Elisabetta Pozzi, una grande Elena

Prima la voce, calda, duttile ha letto fuori campo versi originali di Ghiannis Ritsos dedicati alla luna sulle note dell’Adagio dalla celebre Sonata op. 27 n.2 (Al chiaro di luna) di Beethoven. Poi si è presentata non nei panni del suo personaggio, ma in quelli di se stessa, attrice quasi impacciata, emozionata nel ritornare davanti a un pubblico vero, nella sua città, di fronte al quel liceo Doria nel quale aveva studiato.  Ieri sera Elisabetta Pozzi ha regalato uno straordinario spettacolo sul TIR posteggiato nuovamente in piazza della Vittoria.

Elena monolgo su testo del poeta greco Ghiannis Ritsos è stato in realtà preceduto da un altro monologo dell’attrice che ha voluto esprimere il disagio del momento, il malessere del mondo dello spettacolo dal vivo la maggior parte del quale non è ancora stato in grado di ripartire nella indifferenza generale.
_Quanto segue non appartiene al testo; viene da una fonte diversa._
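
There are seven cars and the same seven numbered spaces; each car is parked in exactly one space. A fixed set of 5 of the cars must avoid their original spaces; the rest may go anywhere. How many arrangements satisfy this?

Inclusion-exclusion on the 5 forbidden self-matches:
Σ_{j=0}^{5} (-1)^j C(5,j)(7-j)!
= C(5,0)·7! - C(5,1)·6! + C(5,2)·5! - C(5,3)·4! + C(5,4)·3! - C(5,5)·2!
= 5040 - 3600 + 1200 - 240 + 30 - 2
= 2428

2428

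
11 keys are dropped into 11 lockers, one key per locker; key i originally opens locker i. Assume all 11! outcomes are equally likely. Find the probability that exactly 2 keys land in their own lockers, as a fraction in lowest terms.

16687/90720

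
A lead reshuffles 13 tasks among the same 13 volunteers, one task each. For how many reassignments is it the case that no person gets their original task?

2290792932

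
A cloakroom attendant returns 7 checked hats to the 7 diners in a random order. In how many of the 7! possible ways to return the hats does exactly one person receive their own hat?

Choose which one of the 7 is fixed: C(7,1) = 7.
The other 6 form a derangement: !6 = 265.
Total: 7 × 265 = 1855.

1855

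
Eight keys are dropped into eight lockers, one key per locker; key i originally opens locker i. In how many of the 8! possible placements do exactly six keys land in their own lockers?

Choose which 6 of the 8 are fixed: C(8,6) = 28.
The remaining 2 must be deranged: !2 = 1.
Total: 28 × 1 = 28.

28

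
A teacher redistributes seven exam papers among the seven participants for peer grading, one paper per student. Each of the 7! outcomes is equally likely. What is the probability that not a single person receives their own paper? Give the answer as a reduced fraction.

103/280

Favorable outcomes: !7 = 1854.
Total outcomes: 7! = 5040.
Probability = 1854/5040 = 103/280.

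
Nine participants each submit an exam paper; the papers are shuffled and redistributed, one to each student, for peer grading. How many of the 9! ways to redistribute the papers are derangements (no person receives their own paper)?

The subfactorial !9 = [9!/e] (nearest integer).
9! = 362880, and 362880/e ≈ 133496.09, so !9 = 133496.

133496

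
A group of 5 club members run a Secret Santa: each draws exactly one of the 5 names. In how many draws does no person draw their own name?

44

!5 = 5! · Σ_{k=0}^{5} (-1)^k/k!
= 5! - 5!/1! + 5!/2! - 5!/3! + 5!/4! - 5!/5!
= 120 - 120 + 60 - 20 + 5 - 1
= 44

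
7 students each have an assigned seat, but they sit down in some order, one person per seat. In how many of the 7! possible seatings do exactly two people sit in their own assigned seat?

924

Choose which 2 of the 7 are fixed: C(7,2) = 21.
The other 5 form a derangement: !5 = 44.
Total: 21 × 44 = 924.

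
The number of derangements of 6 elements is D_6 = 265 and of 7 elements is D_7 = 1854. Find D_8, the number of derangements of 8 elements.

D_8 = (8-1)·(D_7 + D_6) = 7·(1854 + 265) = 7·2119 = 14833.

14833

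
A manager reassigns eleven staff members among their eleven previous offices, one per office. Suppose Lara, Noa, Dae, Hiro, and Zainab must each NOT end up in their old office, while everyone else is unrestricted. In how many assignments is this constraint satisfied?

Inclusion-exclusion on the 5 forbidden self-matches:
Σ_{j=0}^{5} (-1)^j C(5,j)(11-j)!
= C(5,0)·11! - C(5,1)·10! + C(5,2)·9! - C(5,3)·8! + C(5,4)·7! - C(5,5)·6!
= 39916800 - 18144000 + 3628800 - 403200 + 25200 - 720
= 25022880

25022880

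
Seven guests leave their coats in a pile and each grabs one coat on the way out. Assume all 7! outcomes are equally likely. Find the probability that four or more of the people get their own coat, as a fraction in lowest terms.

Favorable outcomes: Σ_{i≥4} C(7,i)·!(7-i) = 35·2 + 21·1 + 7·0 + 1·1 = 92.
Total outcomes: 7! = 5040.
Probability = 92/5040 = 23/1260.

23/1260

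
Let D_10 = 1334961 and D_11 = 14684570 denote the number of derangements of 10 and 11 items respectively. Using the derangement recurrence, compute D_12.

176214841

D_12 = (12-1)·(D_11 + D_10) = 11·(14684570 + 1334961) = 11·16019531 = 176214841.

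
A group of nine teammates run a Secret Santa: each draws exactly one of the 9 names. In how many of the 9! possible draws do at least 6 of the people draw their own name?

205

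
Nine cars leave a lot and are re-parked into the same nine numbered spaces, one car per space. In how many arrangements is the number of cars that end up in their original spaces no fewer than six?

205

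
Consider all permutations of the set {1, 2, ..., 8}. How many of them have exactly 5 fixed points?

Choose which 5 of the 8 are fixed: C(8,5) = 56.
The remaining 3 must be deranged: !3 = 2.
Total: 56 × 2 = 112.

112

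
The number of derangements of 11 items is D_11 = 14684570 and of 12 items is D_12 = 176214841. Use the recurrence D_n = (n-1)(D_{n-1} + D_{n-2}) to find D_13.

D_13 = (13-1)·(D_12 + D_11) = 12·(176214841 + 14684570) = 12·190899411 = 2290792932.

2290792932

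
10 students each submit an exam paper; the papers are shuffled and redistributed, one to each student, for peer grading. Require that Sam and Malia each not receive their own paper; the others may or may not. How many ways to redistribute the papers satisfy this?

2943360

Inclusion-exclusion on the 2 forbidden self-matches:
Σ_{j=0}^{2} (-1)^j C(2,j)(10-j)!
= C(2,0)·10! - C(2,1)·9! + C(2,2)·8!
= 3628800 - 725760 + 40320
= 2943360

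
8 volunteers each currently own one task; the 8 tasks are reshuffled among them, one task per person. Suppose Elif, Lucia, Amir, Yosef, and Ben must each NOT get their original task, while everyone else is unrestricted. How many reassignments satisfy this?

21234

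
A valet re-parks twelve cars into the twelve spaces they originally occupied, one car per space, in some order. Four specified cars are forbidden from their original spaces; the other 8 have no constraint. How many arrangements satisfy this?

Inclusion-exclusion on the 4 forbidden self-matches:
Σ_{j=0}^{4} (-1)^j C(4,j)(12-j)!
= C(4,0)·12! - C(4,1)·11! + C(4,2)·10! - C(4,3)·9! + C(4,4)·8!
= 479001600 - 159667200 + 21772800 - 1451520 + 40320
= 339696000

339696000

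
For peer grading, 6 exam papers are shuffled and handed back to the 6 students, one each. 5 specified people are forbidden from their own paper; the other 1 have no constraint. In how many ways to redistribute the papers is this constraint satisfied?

Inclusion-exclusion on the 5 forbidden self-matches:
Σ_{j=0}^{5} (-1)^j C(5,j)(6-j)!
= C(5,0)·6! - C(5,1)·5! + C(5,2)·4! - C(5,3)·3! + C(5,4)·2! - C(5,5)·1!
= 720 - 600 + 240 - 60 + 10 - 1
= 309

309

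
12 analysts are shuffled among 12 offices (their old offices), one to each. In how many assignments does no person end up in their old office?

176214841

!12 is the nearest integer to 12!/e.
12! = 479001600, and 479001600/e ≈ 176214840.93, so !12 = 176214841.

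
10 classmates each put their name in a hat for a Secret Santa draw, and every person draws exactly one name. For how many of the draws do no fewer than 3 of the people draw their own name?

291394

# with exactly i fixed is C(10,i)·!(10-i); sum over i=3..10:
  i=3: C(10,3)·!7 = 120·1854 = 222480
  i=4: C(10,4)·!6 = 210·265 = 55650
  i=5: C(10,5)·!5 = 252·44 = 11088
  i=6: C(10,6)·!4 = 210·9 = 1890
  i=7: C(10,7)·!3 = 120·2 = 240
  i=8: C(10,8)·!2 = 45·1 = 45
  i=9: C(10,9)·!1 = 10·0 = 0
  i=10: C(10,10)·!0 = 1·1 = 1
Total = 291394.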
Con il supporto del musicista Daniele D’Angelo, ha letto alcuni versi dall’Inno alla bellezza di Baudelaire, insistendo sulla necessità, oggi più che mai, di dare spazio alla bellezza, di non considerare effimera e inutile la cultura.
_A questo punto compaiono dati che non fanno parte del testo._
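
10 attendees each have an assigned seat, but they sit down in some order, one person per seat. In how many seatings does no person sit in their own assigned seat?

Recurrence: !10 = 10·!9 + (-1)^10.
!10 = 10·133496 + 1 = 1334961

1334961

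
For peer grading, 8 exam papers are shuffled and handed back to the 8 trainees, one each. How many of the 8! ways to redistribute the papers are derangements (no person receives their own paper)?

!8 is the nearest integer to 8!/e.
8! = 40320, and 40320/e ≈ 14832.90, so !8 = 14833.

14833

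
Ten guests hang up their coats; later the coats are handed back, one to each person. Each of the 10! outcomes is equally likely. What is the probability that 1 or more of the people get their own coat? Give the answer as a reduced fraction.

28319/44800

Favorable outcomes: Σ_{i≥1} C(10,i)·!(10-i) = 10·133496 + 45·14833 + 120·1854 + 210·265 + 252·44 + 210·9 + 120·2 + 45·1 + 10·0 + 1·1 = 2293839.
Total outcomes: 10! = 3628800.
Probability = 2293839/3628800 = 28319/44800.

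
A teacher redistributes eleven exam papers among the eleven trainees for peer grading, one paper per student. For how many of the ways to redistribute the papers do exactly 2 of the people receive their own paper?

Pick the 2 fixed positions: C(11,2) = 55 ways.
The remaining 9 must be deranged: !9 = 133496.
Total: 55 × 133496 = 7342280.

7342280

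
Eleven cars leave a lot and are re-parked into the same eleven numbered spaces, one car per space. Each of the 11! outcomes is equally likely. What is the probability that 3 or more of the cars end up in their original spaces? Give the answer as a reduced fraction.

3205379/39916800

Favorable outcomes: Σ_{i≥3} C(11,i)·!(11-i) = 165·14833 + 330·1854 + 462·265 + 462·44 + 330·9 + 165·2 + 55·1 + 11·0 + 1·1 = 3205379.
Total outcomes: 11! = 39916800.
Probability = 3205379/39916800 = 3205379/39916800.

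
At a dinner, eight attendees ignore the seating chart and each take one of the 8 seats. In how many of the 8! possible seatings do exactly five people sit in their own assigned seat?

Pick the 5 fixed positions: C(8,5) = 56 ways.
The other 3 form a derangement: !3 = 2.
Total: 56 × 2 = 112.

112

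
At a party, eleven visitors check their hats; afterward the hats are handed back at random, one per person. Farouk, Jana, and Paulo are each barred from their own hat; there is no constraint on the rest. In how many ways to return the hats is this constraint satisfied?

Let A_j be the event that the j-th constrained one is fixed. By inclusion-exclusion over the 3 events:
Σ_{j=0}^{3} (-1)^j C(3,j)(11-j)!
= C(3,0)·11! - C(3,1)·10! + C(3,2)·9! - C(3,3)·8!
= 39916800 - 10886400 + 1088640 - 40320
= 30078720

30078720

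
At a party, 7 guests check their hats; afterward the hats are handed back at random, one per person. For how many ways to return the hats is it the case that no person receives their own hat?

1854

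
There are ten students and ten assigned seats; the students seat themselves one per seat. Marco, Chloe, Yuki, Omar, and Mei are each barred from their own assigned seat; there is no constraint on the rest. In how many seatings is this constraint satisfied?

Let A_j be the event that the j-th constrained one is fixed. By inclusion-exclusion over the 5 events:
Σ_{j=0}^{5} (-1)^j C(5,j)(10-j)!
= C(5,0)·10! - C(5,1)·9! + C(5,2)·8! - C(5,3)·7! + C(5,4)·6! - C(5,5)·5!
= 3628800 - 1814400 + 403200 - 50400 + 3600 - 120
= 2170680

2170680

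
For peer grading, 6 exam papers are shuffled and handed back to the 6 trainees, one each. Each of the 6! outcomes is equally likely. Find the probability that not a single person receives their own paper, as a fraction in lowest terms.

Favorable outcomes: !6 = 265.
Total outcomes: 6! = 720.
Probability = 265/720 = 53/144.

53/144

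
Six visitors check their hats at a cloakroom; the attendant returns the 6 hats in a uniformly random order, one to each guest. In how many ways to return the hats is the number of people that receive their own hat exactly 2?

Choose which 2 of the 6 are fixed: C(6,2) = 15.
The remaining 4 must be deranged: !4 = 9.
Total: 15 × 9 = 135.

135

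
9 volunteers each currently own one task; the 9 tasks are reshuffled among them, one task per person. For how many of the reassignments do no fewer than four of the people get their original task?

Sum C(9,i)·!(9-i) for i = 4..9:
  i=4: C(9,4)·!5 = 126·44 = 5544
  i=5: C(9,5)·!4 = 126·9 = 1134
  i=6: C(9,6)·!3 = 84·2 = 168
  i=7: C(9,7)·!2 = 36·1 = 36
  i=8: C(9,8)·!1 = 9·0 = 0
  i=9: C(9,9)·!0 = 1·1 = 1
Total = 6883.

6883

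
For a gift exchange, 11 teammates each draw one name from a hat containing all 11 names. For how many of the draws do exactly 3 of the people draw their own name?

2447445

Pick the 3 fixed positions: C(11,3) = 165 ways.
The remaining 8 must be deranged: !8 = 14833.
Total: 165 × 14833 = 2447445.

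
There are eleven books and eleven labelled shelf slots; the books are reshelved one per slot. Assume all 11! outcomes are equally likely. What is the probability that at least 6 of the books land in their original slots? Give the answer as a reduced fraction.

Favorable outcomes: Σ_{i≥6} C(11,i)·!(11-i) = 462·44 + 330·9 + 165·2 + 55·1 + 11·0 + 1·1 = 23684.
Total outcomes: 11! = 39916800.
Probability = 23684/39916800 = 5921/9979200.

5921/9979200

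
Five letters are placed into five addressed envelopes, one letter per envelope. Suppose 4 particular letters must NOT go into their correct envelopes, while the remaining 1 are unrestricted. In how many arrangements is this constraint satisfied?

53

Inclusion-exclusion on the 4 forbidden self-matches:
Σ_{j=0}^{4} (-1)^j C(4,j)(5-j)!
= C(4,0)·5! - C(4,1)·4! + C(4,2)·3! - C(4,3)·2! + C(4,4)·1!
= 120 - 96 + 36 - 8 + 1
= 53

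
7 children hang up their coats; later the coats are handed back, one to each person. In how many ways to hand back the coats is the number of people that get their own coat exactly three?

Pick the 3 fixed positions: C(7,3) = 35 ways.
The remaining 4 must be deranged: !4 = 9.
Total: 35 × 9 = 315.

315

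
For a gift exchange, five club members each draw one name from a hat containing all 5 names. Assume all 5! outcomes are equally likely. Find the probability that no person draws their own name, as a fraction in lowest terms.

Favorable outcomes: !5 = 44.
Total outcomes: 5! = 120.
Probability = 44/120 = 11/30.

11/30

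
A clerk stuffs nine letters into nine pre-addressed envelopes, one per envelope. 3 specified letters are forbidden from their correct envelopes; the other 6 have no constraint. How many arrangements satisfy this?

Let A_j be the event that the j-th constrained one is fixed. By inclusion-exclusion over the 3 events:
Σ_{j=0}^{3} (-1)^j C(3,j)(9-j)!
= C(3,0)·9! - C(3,1)·8! + C(3,2)·7! - C(3,3)·6!
= 362880 - 120960 + 15120 - 720
= 256320

256320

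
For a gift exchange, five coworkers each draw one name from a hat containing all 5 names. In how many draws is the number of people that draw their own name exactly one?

45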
Poi introducendo il mito di Elena di Troia, con l’aiuto di una fluente parrucca, di alcuni gioielli Elisabetta Pozzi è diventata il personaggio teatrale; ma non la Elena bellissima capace di provocare guerre cruenti, ma un’ombra di lei, una donna ormai invecchiata che vive in un oscuro locale, quasi un night, dimenticata da tutti. Un musicista (Daniele D’Angelo, appunto) passa dalla tastiera alla chitarra a qualche strumento a percussione e assicura un tappeto sonoro continuo ed efficace. E lei, la ex vamp, racconta a un immaginario interlocutore le sue sensazioni, i suoi ricordi annebbiati o volutamente archiviati. Sfilano i nomi di una lunga storia, Menelao, Paride, Ulisse, Penelope. E’ un riandare indietro nella memoria quasi senza emozione, un passato ormai finito, scolorito. Solo in un momento, la donna si rianima, quando rivive l’attimo in cui sulle mura di Troia si mostrò ai due eserciti rivali suscitando l’ammirazione generale. Un lampo, un abbagliante flash in una vita ormai priva di spessore. Nel raccontare Elena, Ritsos ha voluto in qualche modo attualizzare quel mito mettendolo in rapporto con il nostro tempo; un’idea che il regista Andrea Chiodi ha colto con intelligenza e che Elisabetta Pozzi ha restituito magnificamente mostrando una duttilità straordinaria nell’evidenziare i diversi aspetti e le contraddizioni di una donna che, invecchiata, ormai prossima alla fine, resta pur sempre quella Elena che aveva fatto impazzire il mondo.

Applausi calorosi e davvero meritati per l’attrice e per D’Angelo.